David Bailey
Member
There always has been - the trick is to claim it is all about global warming. I mean the story I read about the fires in California, is that the fires are raging now because the brushwood (dead trees and branches) isn't being cleared. This makes these fires far more likely to happen.Global warming/global cooling.. all these projections, and humans are still unable to predict next weeks weather with more than 50% accuracy.
There is already environmental damage. People can die from excess heat or extreme cold (altho it easier to warm up a body than cool it down)
Something similar happened here. People stopped clearing out the drains and other water courses, so when it rains, we get flooding, which is blamed on CC!
Arguing about what will most likely kill us is both denial and alarmist. Let's hope one of us is wrong.
From my perspective, the best things to do for the environment are the obvious things:
We should try to persuade people in some way or other to reduce the population increase.
We don't want plastic in the oceans, so we should reduce its use if possible, but also burn waste plastic for energy because mixed, used plastic is practically useless.
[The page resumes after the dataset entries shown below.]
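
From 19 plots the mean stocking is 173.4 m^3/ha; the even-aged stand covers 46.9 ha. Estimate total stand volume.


Formula: Total Volume = Mean Volume per ha * Total Area
Total Volume = 173.4 m^3/ha * 46.9 ha
Total Volume = 8132 m^3

8132


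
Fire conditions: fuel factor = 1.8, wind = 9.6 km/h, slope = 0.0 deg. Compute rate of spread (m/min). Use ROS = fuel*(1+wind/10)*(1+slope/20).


Formula: ROS = fuel * (1 + wind/10) * (1 + slope/20)
Wind factor = 1 + 9.6/10 = 1.96
Slope factor = 1 + 0.0/20 = 1.0
ROS = 1.8 * 1.96 * 1.0 = 3.53 m/min

3.53


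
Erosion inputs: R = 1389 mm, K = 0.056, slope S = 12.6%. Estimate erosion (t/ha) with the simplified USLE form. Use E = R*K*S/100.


Formula: E = R * K * S / 100  (simplified USLE)
R * K = 1389 * 0.056 = 77.784
E = 77.784 * 12.6 / 100 = 9.8 t/ha

9.8


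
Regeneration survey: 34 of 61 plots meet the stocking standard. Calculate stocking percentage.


Formula: Stocking % = stocked plots / total plots * 100
Stocking = 34 / 61 * 100
Stocking = 0.5574 * 100 = 55.7%

55.7


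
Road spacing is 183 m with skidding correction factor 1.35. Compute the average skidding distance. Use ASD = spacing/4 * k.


Formula: ASD = (spacing / 4) * correction
Uncorrected distance = spacing / 4 = 183 / 4 = 45.75 m
ASD = 45.75 * 1.35 = 62 m

62


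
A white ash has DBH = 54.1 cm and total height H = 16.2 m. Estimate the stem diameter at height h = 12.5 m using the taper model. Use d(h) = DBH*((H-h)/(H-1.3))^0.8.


Taper: d(h) = DBH * ((H - h) / (H - 1.3))^0.8
Numerator = H - h = 16.2 - 12.5 = 3.7 m
Denominator = H - 1.3 = 16.2 - 1.3 = 14.9 m
Ratio = 3.7 / 14.9 = 0.24832
d = 54.1 * 0.24832^0.8 = 17.8 cm

17.8


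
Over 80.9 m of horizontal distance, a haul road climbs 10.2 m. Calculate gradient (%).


Formula: Gradient = rise / run * 100
Gradient = 10.2 / 80.9 * 100 = 12.6%

12.6


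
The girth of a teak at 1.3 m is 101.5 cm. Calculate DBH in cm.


Formula: DBH = C / pi
DBH = 101.5 / pi
pi = 3.14159...
DBH = 32.3 cm

32.3


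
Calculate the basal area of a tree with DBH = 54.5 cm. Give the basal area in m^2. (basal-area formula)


Formula: BA = pi * (DBH/2)^2 / 10000  (cm^2 to m^2)
Radius = DBH/2 = 54.5/2 = 27.25 cm
BA = pi * 27.25^2 / 10000
   = 2332.8289 cm^2 / 10000
   = 0.2333 m^2

0.2333


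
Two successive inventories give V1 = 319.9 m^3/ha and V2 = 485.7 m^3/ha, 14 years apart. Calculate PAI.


Formula: PAI = (V_T2 - V_T1) / (T2 - T1)
Volume increment = 485.7 - 319.9 = 165.8 m^3/ha
PAI = 165.8 / 14 = 11.84 m^3/ha/year

11.84


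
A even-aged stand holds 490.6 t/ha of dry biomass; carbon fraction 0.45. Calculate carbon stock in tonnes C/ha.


Formula: Carbon Stock = Biomass * Carbon Fraction
C = 490.6 t/ha * 0.45
C = 220.8 t C/ha

220.8


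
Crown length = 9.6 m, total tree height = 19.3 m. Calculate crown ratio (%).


Formula: Crown Ratio = (Crown Length / Total Height) * 100
CR = (9.6 m / 19.3 m) * 100
CR = 0.4974 * 100 = 49.7%

49.7


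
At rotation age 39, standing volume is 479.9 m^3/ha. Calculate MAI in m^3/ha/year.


Formula: MAI = Total Volume / Stand Age
MAI = 479.9 m^3/ha / 39 years
MAI = 12.31 m^3/ha/year

12.31


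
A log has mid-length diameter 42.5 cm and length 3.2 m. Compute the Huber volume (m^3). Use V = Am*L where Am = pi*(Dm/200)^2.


Huber: V = Am * L,  Am = pi*(Dm/200)^2
Am = pi*(42.5/200)^2 = 0.141863 m^2
V = 0.141863*3.2 = 0.454 m^3

0.454


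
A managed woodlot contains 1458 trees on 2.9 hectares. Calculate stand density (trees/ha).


Formula: Stand Density = N_trees / Area_ha
Density = 1458 trees / 2.9 ha
Density = 503 trees/ha

503


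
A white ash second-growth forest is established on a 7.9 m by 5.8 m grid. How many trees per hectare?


Formula: TPH = 10000 m^2/ha / (spacing_x * spacing_y)
Area per tree = 7.9 m * 5.8 m = 45.82 m^2
TPH = 10000 / 45.82 = 218 trees/ha

218


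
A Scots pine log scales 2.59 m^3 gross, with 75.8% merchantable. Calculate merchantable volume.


Formula: MV = V_total * (merchantable_pct / 100)
Merchantable fraction = 75.8% / 100 = 0.758
MV = 2.59 m^3 * 0.758 = 1.963 m^3

1.963


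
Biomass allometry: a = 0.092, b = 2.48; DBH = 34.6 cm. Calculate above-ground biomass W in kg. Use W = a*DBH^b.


Formula: W = a * DBH^b  (allometric power law)
DBH^b = 34.6^2.48 = 6560.0738
W = 0.092 * 6560.0738 = 603.5 kg

603.5


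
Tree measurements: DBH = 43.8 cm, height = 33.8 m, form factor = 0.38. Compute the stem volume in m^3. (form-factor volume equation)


Formula: V = pi * (DBH/200)^2 * H * ff
Radius = DBH/200 = 43.8/200 = 0.219 m
Radius^2 = 0.219^2 = 0.047961 m^2
V = pi * 0.047961 * 33.8 * 0.38
V = 1.935 m^3

1.935


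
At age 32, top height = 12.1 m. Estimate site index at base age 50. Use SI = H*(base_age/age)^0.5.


Formula: SI = H_dom * (base_age / age)^0.5
Age ratio = 50 / 32 = 1.5625
sqrt(age_ratio) = 1.25
SI = 12.1 * 1.25 = 15.1 m

15.1


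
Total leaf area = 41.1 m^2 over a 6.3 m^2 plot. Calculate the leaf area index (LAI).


Formula: LAI = total leaf area / ground area  (dimensionless)
LAI = 41.1 m^2 / 6.3 m^2
LAI = 6.52

6.52


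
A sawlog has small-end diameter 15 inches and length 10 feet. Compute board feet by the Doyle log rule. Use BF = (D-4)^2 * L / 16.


Doyle: BF = (D - 4)^2 * L / 16
Adjusted diameter = 15 - 4 = 11 in
(D-4)^2 = 11^2 = 121
BF = 121 * 10 / 16 = 76 BF

76


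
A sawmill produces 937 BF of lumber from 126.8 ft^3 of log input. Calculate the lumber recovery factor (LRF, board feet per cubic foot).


Formula: LRF = Lumber Output (BF) / Log Input (ft^3)
LRF = 937 BF / 126.8 ft^3
LRF = 7.39 BF/ft^3

7.39


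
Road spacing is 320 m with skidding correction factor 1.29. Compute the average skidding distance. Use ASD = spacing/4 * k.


Formula: ASD = (spacing / 4) * correction
Uncorrected distance = spacing / 4 = 320 / 4 = 80 m
ASD = 80 * 1.29 = 103 m

103


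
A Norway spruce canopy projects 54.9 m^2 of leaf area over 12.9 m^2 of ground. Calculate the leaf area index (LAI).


Formula: LAI = total leaf area / ground area  (dimensionless)
LAI = 54.9 m^2 / 12.9 m^2
LAI = 4.26

4.26


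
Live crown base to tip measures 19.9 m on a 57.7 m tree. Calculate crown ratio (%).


Formula: Crown Ratio = (Crown Length / Total Height) * 100
CR = (19.9 m / 57.7 m) * 100
CR = 0.3449 * 100 = 34.5%

34.5


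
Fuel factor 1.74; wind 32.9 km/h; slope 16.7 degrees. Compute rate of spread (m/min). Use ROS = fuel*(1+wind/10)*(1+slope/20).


Formula: ROS = fuel * (1 + wind/10) * (1 + slope/20)
Wind factor = 1 + 32.9/10 = 4.29
Slope factor = 1 + 16.7/20 = 1.835
ROS = 1.74 * 4.29 * 1.835 = 13.7 m/min

13.7


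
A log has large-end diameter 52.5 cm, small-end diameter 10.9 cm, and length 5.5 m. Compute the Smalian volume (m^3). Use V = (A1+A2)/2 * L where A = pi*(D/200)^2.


Smalian: V = (A1 + A2)/2 * L,  A = pi*(D/200)^2
A1 = pi*(52.5/200)^2 = 0.216475 m^2
A2 = pi*(10.9/200)^2 = 0.009331 m^2
V = (0.216475+0.009331)/2*5.5 = 0.621 m^3

0.621


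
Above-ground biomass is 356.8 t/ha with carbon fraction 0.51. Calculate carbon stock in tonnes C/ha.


Formula: Carbon Stock = Biomass * Carbon Fraction
C = 356.8 t/ha * 0.51
C = 182.0 t C/ha

182.0


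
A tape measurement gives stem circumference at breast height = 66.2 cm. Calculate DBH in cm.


Formula: DBH = C / pi
DBH = 66.2 / pi
pi = 3.14159...
DBH = 21.1 cm

21.1


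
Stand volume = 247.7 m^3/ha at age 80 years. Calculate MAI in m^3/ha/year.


Formula: MAI = Total Volume / Stand Age
MAI = 247.7 m^3/ha / 80 years
MAI = 3.1 m^3/ha/year

3.1


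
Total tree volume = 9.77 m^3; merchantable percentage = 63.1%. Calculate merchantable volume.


Formula: MV = V_total * (merchantable_pct / 100)
Merchantable fraction = 63.1% / 100 = 0.631
MV = 9.77 m^3 * 0.631 = 6.165 m^3

6.165


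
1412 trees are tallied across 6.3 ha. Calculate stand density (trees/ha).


Formula: Stand Density = N_trees / Area_ha
Density = 1412 trees / 6.3 ha
Density = 224 trees/ha

224


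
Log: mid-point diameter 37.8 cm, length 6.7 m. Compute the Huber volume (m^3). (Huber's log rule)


Huber: V = Am * L,  Am = pi*(Dm/200)^2
Am = pi*(37.8/200)^2 = 0.112221 m^2
V = 0.112221*6.7 = 0.7519 m^3

0.7519


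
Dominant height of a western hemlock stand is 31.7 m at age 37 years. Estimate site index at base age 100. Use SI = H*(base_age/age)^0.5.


Formula: SI = H_dom * (base_age / age)^0.5
Age ratio = 100 / 37 = 2.7027
sqrt(age_ratio) = 1.64399
SI = 31.7 * 1.64399 = 52.1 m

52.1


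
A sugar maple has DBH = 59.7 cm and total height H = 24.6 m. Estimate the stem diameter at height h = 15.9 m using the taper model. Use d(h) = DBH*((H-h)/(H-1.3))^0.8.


Taper: d(h) = DBH * ((H - h) / (H - 1.3))^0.8
Numerator = H - h = 24.6 - 15.9 = 8.7 m
Denominator = H - 1.3 = 24.6 - 1.3 = 23.3 m
Ratio = 8.7 / 23.3 = 0.37339
d = 59.7 * 0.37339^0.8 = 27.1 cm

27.1


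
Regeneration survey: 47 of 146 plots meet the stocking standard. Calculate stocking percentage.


Formula: Stocking % = stocked plots / total plots * 100
Stocking = 47 / 146 * 100
Stocking = 0.3219 * 100 = 32.2%

32.2


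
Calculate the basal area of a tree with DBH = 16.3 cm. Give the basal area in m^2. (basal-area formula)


Formula: BA = pi * (DBH/2)^2 / 10000  (cm^2 to m^2)
Radius = DBH/2 = 16.3/2 = 8.15 cm
BA = pi * 8.15^2 / 10000
   = 208.6724 cm^2 / 10000
   = 0.0209 m^2

0.0209


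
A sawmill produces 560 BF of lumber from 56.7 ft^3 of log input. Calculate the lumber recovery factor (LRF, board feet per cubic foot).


Formula: LRF = Lumber Output (BF) / Log Input (ft^3)
LRF = 560 BF / 56.7 ft^3
LRF = 9.88 BF/ft^3

9.88


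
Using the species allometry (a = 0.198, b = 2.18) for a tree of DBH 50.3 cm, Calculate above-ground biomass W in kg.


Formula: W = a * DBH^b  (allometric power law)
DBH^b = 50.3^2.18 = 5121.748
W = 0.198 * 5121.748 = 1014.1 kg

1014.1


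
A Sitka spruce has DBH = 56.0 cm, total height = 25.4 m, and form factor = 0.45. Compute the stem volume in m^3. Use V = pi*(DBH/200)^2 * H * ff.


Formula: V = pi * (DBH/200)^2 * H * ff
Radius = DBH/200 = 56.0/200 = 0.28 m
Radius^2 = 0.28^2 = 0.0784 m^2
V = pi * 0.0784 * 25.4 * 0.45
V = 2.815 m^3

2.815


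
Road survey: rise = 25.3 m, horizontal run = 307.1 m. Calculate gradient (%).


Formula: Gradient = rise / run * 100
Gradient = 25.3 / 307.1 * 100 = 8.2%

8.2


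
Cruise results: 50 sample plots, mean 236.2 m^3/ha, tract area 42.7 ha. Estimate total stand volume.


Formula: Total Volume = Mean Volume per ha * Total Area
Total Volume = 236.2 m^3/ha * 42.7 ha
Total Volume = 10086 m^3

10086


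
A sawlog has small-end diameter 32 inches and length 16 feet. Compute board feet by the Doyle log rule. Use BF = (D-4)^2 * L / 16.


Doyle: BF = (D - 4)^2 * L / 16
Adjusted diameter = 32 - 4 = 28 in
(D-4)^2 = 28^2 = 784
BF = 784 * 16 / 16 = 784 BF

784


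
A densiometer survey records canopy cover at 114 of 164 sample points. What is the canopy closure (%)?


Formula: Canopy closure = covered points / total points * 100
Closure = 114 / 164 * 100
Closure = 0.6951 * 100 = 69.5%

69.5


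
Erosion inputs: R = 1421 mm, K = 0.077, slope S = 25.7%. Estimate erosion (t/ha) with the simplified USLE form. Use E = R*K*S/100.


Formula: E = R * K * S / 100  (simplified USLE)
R * K = 1421 * 0.077 = 109.417
E = 109.417 * 25.7 / 100 = 28.12 t/ha

28.12


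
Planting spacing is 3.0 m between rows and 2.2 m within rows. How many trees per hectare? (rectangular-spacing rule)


Formula: TPH = 10000 m^2/ha / (spacing_x * spacing_y)
Area per tree = 3.0 m * 2.2 m = 6.6 m^2
TPH = 10000 / 6.6 = 1515 trees/ha

1515


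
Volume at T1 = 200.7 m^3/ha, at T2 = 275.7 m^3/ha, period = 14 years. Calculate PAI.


Formula: PAI = (V_T2 - V_T1) / (T2 - T1)
Volume increment = 275.7 - 200.7 = 75.0 m^3/ha
PAI = 75.0 / 14 = 5.36 m^3/ha/year

5.36


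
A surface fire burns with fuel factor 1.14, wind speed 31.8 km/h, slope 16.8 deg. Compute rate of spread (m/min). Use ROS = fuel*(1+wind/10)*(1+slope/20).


Formula: ROS = fuel * (1 + wind/10) * (1 + slope/20)
Wind factor = 1 + 31.8/10 = 4.18
Slope factor = 1 + 16.8/20 = 1.84
ROS = 1.14 * 4.18 * 1.84 = 8.77 m/min

8.77


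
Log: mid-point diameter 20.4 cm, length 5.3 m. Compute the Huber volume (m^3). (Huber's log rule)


Huber: V = Am * L,  Am = pi*(Dm/200)^2
Am = pi*(20.4/200)^2 = 0.032685 m^2
V = 0.032685*5.3 = 0.1732 m^3

0.1732


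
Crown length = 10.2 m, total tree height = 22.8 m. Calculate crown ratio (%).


Formula: Crown Ratio = (Crown Length / Total Height) * 100
CR = (10.2 m / 22.8 m) * 100
CR = 0.4474 * 100 = 44.7%

44.7


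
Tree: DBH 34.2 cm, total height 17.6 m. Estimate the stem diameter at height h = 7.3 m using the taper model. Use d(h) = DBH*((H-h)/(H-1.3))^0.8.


Taper: d(h) = DBH * ((H - h) / (H - 1.3))^0.8
Numerator = H - h = 17.6 - 7.3 = 10.3 m
Denominator = H - 1.3 = 17.6 - 1.3 = 16.3 m
Ratio = 10.3 / 16.3 = 0.6319
d = 34.2 * 0.6319^0.8 = 23.7 cm

23.7


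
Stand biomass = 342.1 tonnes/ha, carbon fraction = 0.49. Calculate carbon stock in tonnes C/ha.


Formula: Carbon Stock = Biomass * Carbon Fraction
C = 342.1 t/ha * 0.49
C = 167.6 t C/ha

167.6


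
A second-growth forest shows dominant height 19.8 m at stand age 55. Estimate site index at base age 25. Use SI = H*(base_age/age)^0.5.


Formula: SI = H_dom * (base_age / age)^0.5
Age ratio = 25 / 55 = 0.45455
sqrt(age_ratio) = 0.6742
SI = 19.8 * 0.6742 = 13.3 m

13.3


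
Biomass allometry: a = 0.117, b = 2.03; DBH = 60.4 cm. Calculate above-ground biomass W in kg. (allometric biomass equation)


Formula: W = a * DBH^b  (allometric power law)
DBH^b = 60.4^2.03 = 4125.7697
W = 0.117 * 4125.7697 = 482.7 kg

482.7


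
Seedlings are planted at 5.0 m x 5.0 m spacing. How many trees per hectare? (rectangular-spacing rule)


Formula: TPH = 10000 m^2/ha / (spacing_x * spacing_y)
Area per tree = 5.0 m * 5.0 m = 25.0 m^2
TPH = 10000 / 25.0 = 400 trees/ha

400


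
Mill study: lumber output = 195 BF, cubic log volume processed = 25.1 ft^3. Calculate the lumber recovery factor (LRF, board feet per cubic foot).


Formula: LRF = Lumber Output (BF) / Log Input (ft^3)
LRF = 195 BF / 25.1 ft^3
LRF = 7.77 BF/ft^3

7.77


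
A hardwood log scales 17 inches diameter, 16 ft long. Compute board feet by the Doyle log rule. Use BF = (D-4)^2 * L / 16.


Doyle: BF = (D - 4)^2 * L / 16
Adjusted diameter = 17 - 4 = 13 in
(D-4)^2 = 13^2 = 169
BF = 169 * 16 / 16 = 169 BF

169


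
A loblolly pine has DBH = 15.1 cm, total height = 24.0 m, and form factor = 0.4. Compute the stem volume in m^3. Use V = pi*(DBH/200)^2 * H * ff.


Formula: V = pi * (DBH/200)^2 * H * ff
Radius = DBH/200 = 15.1/200 = 0.0755 m
Radius^2 = 0.0755^2 = 0.00570025 m^2
V = pi * 0.00570025 * 24.0 * 0.4
V = 0.172 m^3

0.172


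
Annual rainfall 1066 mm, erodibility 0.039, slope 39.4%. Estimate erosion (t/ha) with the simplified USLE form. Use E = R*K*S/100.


Formula: E = R * K * S / 100  (simplified USLE)
R * K = 1066 * 0.039 = 41.574
E = 41.574 * 39.4 / 100 = 16.38 t/ha

16.38


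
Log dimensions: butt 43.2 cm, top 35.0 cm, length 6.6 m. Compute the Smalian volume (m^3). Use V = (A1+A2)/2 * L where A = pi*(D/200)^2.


Smalian: V = (A1 + A2)/2 * L,  A = pi*(D/200)^2
A1 = pi*(43.2/200)^2 = 0.146574 m^2
A2 = pi*(35.0/200)^2 = 0.096211 m^2
V = (0.146574+0.096211)/2*6.6 = 0.8012 m^3

0.8012


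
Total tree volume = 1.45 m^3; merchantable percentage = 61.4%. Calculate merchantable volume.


Formula: MV = V_total * (merchantable_pct / 100)
Merchantable fraction = 61.4% / 100 = 0.614
MV = 1.45 m^3 * 0.614 = 0.89 m^3

0.89


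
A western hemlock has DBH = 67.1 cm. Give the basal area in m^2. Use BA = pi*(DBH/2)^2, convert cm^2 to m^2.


Formula: BA = pi * (DBH/2)^2 / 10000  (cm^2 to m^2)
Radius = DBH/2 = 67.1/2 = 33.55 cm
BA = pi * 33.55^2 / 10000
   = 3536.1845 cm^2 / 10000
   = 0.3536 m^2

0.3536


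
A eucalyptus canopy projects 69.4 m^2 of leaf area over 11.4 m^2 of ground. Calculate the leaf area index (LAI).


Formula: LAI = total leaf area / ground area  (dimensionless)
LAI = 69.4 m^2 / 11.4 m^2
LAI = 6.09

6.09


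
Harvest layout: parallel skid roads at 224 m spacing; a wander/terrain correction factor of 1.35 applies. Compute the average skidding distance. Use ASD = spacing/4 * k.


Formula: ASD = (spacing / 4) * correction
Uncorrected distance = spacing / 4 = 224 / 4 = 56 m
ASD = 56 * 1.35 = 76 m

76


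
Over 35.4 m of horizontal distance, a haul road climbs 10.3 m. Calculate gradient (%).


Formula: Gradient = rise / run * 100
Gradient = 10.3 / 35.4 * 100 = 29.1%

29.1


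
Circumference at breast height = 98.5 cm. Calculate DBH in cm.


Formula: DBH = C / pi
DBH = 98.5 / pi
pi = 3.14159...
DBH = 31.4 cm

31.4


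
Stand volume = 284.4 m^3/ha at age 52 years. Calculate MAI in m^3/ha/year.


Formula: MAI = Total Volume / Stand Age
MAI = 284.4 m^3/ha / 52 years
MAI = 5.47 m^3/ha/year

5.47


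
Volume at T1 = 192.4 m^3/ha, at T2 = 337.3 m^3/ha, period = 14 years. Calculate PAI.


Formula: PAI = (V_T2 - V_T1) / (T2 - T1)
Volume increment = 337.3 - 192.4 = 144.9 m^3/ha
PAI = 144.9 / 14 = 10.35 m^3/ha/year

10.35


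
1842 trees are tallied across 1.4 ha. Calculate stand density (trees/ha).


Formula: Stand Density = N_trees / Area_ha
Density = 1842 trees / 1.4 ha
Density = 1316 trees/ha

1316


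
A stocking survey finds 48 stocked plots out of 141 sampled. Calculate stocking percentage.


Formula: Stocking % = stocked plots / total plots * 100
Stocking = 48 / 141 * 100
Stocking = 0.3404 * 100 = 34.0%

34.0


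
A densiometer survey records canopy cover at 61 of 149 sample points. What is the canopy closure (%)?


Formula: Canopy closure = covered points / total points * 100
Closure = 61 / 149 * 100
Closure = 0.4094 * 100 = 40.9%

40.9


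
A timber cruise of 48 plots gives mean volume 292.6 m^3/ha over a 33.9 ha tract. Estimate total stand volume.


Formula: Total Volume = Mean Volume per ha * Total Area
Total Volume = 292.6 m^3/ha * 33.9 ha
Total Volume = 9919 m^3

9919


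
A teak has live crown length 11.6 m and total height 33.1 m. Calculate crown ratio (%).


Formula: Crown Ratio = (Crown Length / Total Height) * 100
CR = (11.6 m / 33.1 m) * 100
CR = 0.3505 * 100 = 35.0%

35.0


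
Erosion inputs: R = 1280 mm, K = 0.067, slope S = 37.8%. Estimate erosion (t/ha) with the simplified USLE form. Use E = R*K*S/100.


Formula: E = R * K * S / 100  (simplified USLE)
R * K = 1280 * 0.067 = 85.76
E = 85.76 * 37.8 / 100 = 32.42 t/ha

32.42


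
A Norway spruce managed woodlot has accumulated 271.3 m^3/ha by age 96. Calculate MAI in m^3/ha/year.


Formula: MAI = Total Volume / Stand Age
MAI = 271.3 m^3/ha / 96 years
MAI = 2.83 m^3/ha/year

2.83


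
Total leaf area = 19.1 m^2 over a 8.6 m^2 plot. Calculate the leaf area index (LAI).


Formula: LAI = total leaf area / ground area  (dimensionless)
LAI = 19.1 m^2 / 8.6 m^2
LAI = 2.22

2.22


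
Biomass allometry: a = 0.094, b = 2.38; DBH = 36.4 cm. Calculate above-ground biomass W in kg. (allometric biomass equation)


Formula: W = a * DBH^b  (allometric power law)
DBH^b = 36.4^2.38 = 5193.0355
W = 0.094 * 5193.0355 = 488.1 kg

488.1


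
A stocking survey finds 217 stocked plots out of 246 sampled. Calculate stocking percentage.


Formula: Stocking % = stocked plots / total plots * 100
Stocking = 217 / 246 * 100
Stocking = 0.8821 * 100 = 88.2%

88.2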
We should definitely and completely stop the destruction of the rain forests.
We should try to reduce food waste as far as possible.
I am sure you can think of lots more ideas, and none of them rely on speculative science to justify them.
Those things are expensive, and we are only paying lip-service to them if we go on with the ludicrously expansive decarbonising policy.
One plausible reason why politicians like CAGW, is that it requires lots of new taxes, lots of lucrative contracts with firms that will actually set up the necessary infrastructure, and if it doesn't work well, they can just say they are doing their best to escape big, bad coal/oil/gas!